The Federal Energy Regulatory Commission has declined to overrule New York State, which has denied a needed water certification for the natural gas pipeline, Kallanish Energy reports.
Last October, Constitution Pipeline Co. filed a petition with FERC, asking the commission to find the New York State Department of Environmental Conservation had waived its authority to issue the needed water permit by failing to act within a statutory time limit.
Constitution had argued NYSDEC had exceeded the one year period allowed for acting on applications because the cumulative time period of three different applications — two were withdrawn before deadlines — amounted to more than a year.
FERC last week unanimously denied the company’s petition in a 13-page ruling. It ruled the state had acted within an appropriate timeframe given changes to the application, and that NYSDEC’s action with four days left on the final deadline was valid. A one-year deadline for state action on pipelines is appropriate, the federal agency said.
The company issued a statement after FERC’s action: “While the decision by the FERC to deny our petition is disappointing, we firmly believe that the Clean Water Act does more than impose a strict ‘one-year test’ on state agencies and, accordingly, we believe the order erred by failing to find that Section 401 was waived due to New York failing to act within a ‘reasonable period of time’ on Constitution’s Clean Water Act application.”

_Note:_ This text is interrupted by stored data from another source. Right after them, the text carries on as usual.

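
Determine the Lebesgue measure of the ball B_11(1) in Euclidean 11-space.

The n-ball volume is π^(n/2)·r^n/Γ(n/2+1). With n=11, r=1: V = 64·π^5/10395 ≈ 1.8841.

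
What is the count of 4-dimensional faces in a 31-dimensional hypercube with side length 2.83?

f_4(31-cube) = (31 choose 4) · 2^27 = 4223160811520.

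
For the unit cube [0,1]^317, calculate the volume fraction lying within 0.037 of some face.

The inner cube has side 1-2·0.037 = 0.926 and volume (0.926)^317 ≈ 2.604e-11, so the shell holds 1 - 2.604e-11 of the volume.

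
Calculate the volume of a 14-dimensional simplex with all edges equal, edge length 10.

Volume = 10^14 · √(15/2^14) / 14! ≈ 34.7078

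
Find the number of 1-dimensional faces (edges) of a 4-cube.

The 4-cube has n·2^(n-1) = 4·2^3 = 4·8 = 32 edges.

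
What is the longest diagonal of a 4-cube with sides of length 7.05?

The space diagonal of an n-cube of side s is s√n. Here 7.05·√4 = 14.1.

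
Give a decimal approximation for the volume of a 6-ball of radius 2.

The n-ball volume is π^(n/2)·r^n/Γ(n/2+1). With n=6, r=2: V = 32·π^3/3 ≈ 330.734.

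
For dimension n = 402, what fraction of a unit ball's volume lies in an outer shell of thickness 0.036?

1 - (1-0.036)^402 ≈ 0.9999996028 ≈ 99.999960%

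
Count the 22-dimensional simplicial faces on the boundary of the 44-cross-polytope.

f_22(44-orthoplex) = 2^23 · (44 choose 23) = 16883050034642288640.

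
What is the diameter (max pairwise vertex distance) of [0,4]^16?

||(4,4,...,4)|| = √(16)·4 = 16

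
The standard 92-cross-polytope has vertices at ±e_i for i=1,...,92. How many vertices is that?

An n-cross-polytope has 2n vertices; here n = 92, giving 184.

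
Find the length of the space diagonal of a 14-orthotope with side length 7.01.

Diagonal = √14 · 7.01 ≈ 26.229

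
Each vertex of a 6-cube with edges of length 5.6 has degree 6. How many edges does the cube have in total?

Each of the 2^6 = 64 vertices has degree 6; total edges = 6·2^6/2 = 192.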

It continued: “We are planning to seek rehearing and, if necessary, appeal this decision in order to continue to develop this much-needed infrastructure project, designed to bring natural gas to a region of the country that has recently experienced demand resulting in the highest natural gas prices in the world. Constitution remains committed to constructing and placing into operation this critical piece of energy infrastructure.”
In a statement, New York’s DEC said it was “gratified” by FERC's decision.
The company had filed its New York application in April 2013. In April 2016, New York rejected the application for the $1 billion project, effectively blocking the 121-mile natural gas pipeline designed to move Marcellus Shale natural gas from northeast Pennsylvania into New York to connect to pipelines to New York City and New England
The project had been approved by the FERC.
The pipeline is a joint project by the Williams Co., Cabot Oil and Gas, Piedmont Natural Gas and WGL Holdings. It would run from Dimock, Pa., to Schoharie County in New York, and transport 650,000 cubic feet of natural gas per day, or enough natural gas to heat 3 million houses.
Last August, the U.S. Second Circuit Court of Appeals also ruled against the pipeline and supported the state’s actions. Last fall, FERC had overruled NYSDEC on a water permit for the Millennium Pipeline’s Valley Lateral, but the federal agency said there are major differences between that case and the Constitution Pipeline.